La última etapa laboral, que con frecuencia se vuelve una tediosa cuenta atrás, fue para mí una agradable experiencia hasta el punto de sentir alguna vez que me pagaban por algo que debí pagar. Con el pudor de reconocerme privilegiado, viví este tiempo desde el entusiasmo de nuevos aprendizajes e inesperadas oportunidades. Una de ellas fue la de conocer a personas como Julia, nombre que copié para el título, de un poema de José Agustín Goytisolo, como si también este cuento hubiera sido escrito pensando en ella.
Érase una vez una madre trabajadora, joven y valiente como son las madres, que llevaba a su niño a la escuela y parecía un modelo de mujer feliz. Enamorada incluso después de que su familia lograra abrirle los ojos para que viera una evidencia a la que los cerraba obstinada: el amor de sus últimos años, el padre de su hijo y de su pequeña recién nacida, llevaba una doble vida que ella se negaba a reconocer, porque le parecía imposible, hasta que pudo verlo incluso con los ojos cerrados. De no haber sido por una cosa, hubiera sido por otra, de manera que se quedó sola, joven y rota. Por razones que no vienen al caso, me tocó intervenir cuando Julia se debatía con los desvelos de cualquier mamá de escolares: las carreras de cada mañana, la ayuda en las tareas de cada tarde, la bebé, el trabajo, la casa, las noches, las fiebres, las vacunas y la costosa separación de sus retoños cuando empezaron a pasar los fines de semana con el padre y la persona que los había separado de él.
Sufrió y lloró a solas lo que quiso y pudo, llevando con entereza las discrepancias, de manera que más de un domingo, al regreso, hubo de ponerse seria para que el chico terminara las tareas que no había hecho con el padre. Me consta su dificultad para contestar a algunas preguntas de los hijos evitando cualquier reproche y buscando el difícil equilibrio entre el respeto y la ofensa. También a solas pasó las noches de toses y dudas, las visitas al pediatra y las correcciones que debió imponer para que aquello no naufragara, incluso sorteando algún chantaje que los menores intentaban ante una mínima rigidez frente a la permisividad del padre.
Debió odiarme el día que admiré su generosidad pero le advertí que, con el tiempo, tendría que asumir la posibilidad de que un juez preguntara a los chicos por su preferencia para residir y decidieran cambiar todos sus desvelos, sufrimientos y lágrimas por un ambiente más cómodo, el uso discrecional del móvil o el horario relajado que empezaba a adivinar en el entorno paterno.
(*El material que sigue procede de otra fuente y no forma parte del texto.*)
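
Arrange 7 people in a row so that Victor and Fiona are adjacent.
Treat as block: (7-1)! × 2! = 720 × 2 = 1440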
Hoy está próxima esa situación y en ningún sitio está escrito que los hijos vayan a ser agradecidos.
El relato no acaba bien ni mal, porque no ha acabado. Hace días vi a Julia acompañada de alguien con quien comparte su vida. De no ser esto un cuento sujeto a secreto profesional, yo caería en la reiteración torpe y emotiva de decir a esta persona que tiene la obligación de ser y hacerla feliz. Porque así deberían acabar estas historias y porque así lo merecen todas las Julias del mundo. Conseguirlo me parece más igualitario y reivindicativo que la repetición obsesiva de palabras en ambos géneros.